If Ryan actively throws is support behind the measure it could greatly increase the chances of it making it to the floor

Former Vice Presidential Candidate Paul Ryan (R) has become the latest prominent conservative to speak out in favor of reform our mandatory minimum sentencing laws. At a gathering with African-American journalists Ryan talked about the need for sentencing reform to focus on helping people instead of just locking them up for a very long time:

Reflecting on past congressional efforts to limit discretion on the part of federal judges in imposing strict sentences—a reflection that will be sure to raise eyebrows in the House Republican Cloakroom—Ryan said: “I think we had a trend in America for a long time on mandatory minimums where we took away discretion from judges. I think there’s an appreciation that that approach has some collateral damage—that that approach is missing in many ways…I think there is a new appreciation that we need to give judges more discretion in these areas.”

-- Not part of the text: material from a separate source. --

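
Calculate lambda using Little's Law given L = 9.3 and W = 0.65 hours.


lambda = L / W = 9.3 / 0.65 = 14.31 per hour

14.31 per hour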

Specifically, Ryan hailed the bipartisan work of Sens. Mike Lee (R-UT) and Dick Durbin (D-IL) to dramatically overhaul the federal sentencing guideline structure now in place.  Dubbed the “Smarter Sentencing Act,” the legislation, which passed the Senate Judiciary Committee this year, would cut mandatory minimum sentences in half for certain drug offenses. It also would reduce crack cocaine penalties retroactive to 2010 and expand the discretion of federal judges to sentence defendants in certain cases to less time in jail than mandatory minimum guidelines permit.

This is particularly important because while the legislation likely has enough votes to pass the Senate and the support of the President, the House has long been viewed as the main hurdle to reform.

Ryan has both significant direct power in the House as the chairman of the Budget Committee and indirect power thanks to his prominent profile among conservatives.

If Ryan actively throws is support behind the measure it could greatly increase the chances of it making it to the floor for a vote. So far the House version of the bill only has 31 cosponsors and hasn’t yet had a committee hearing.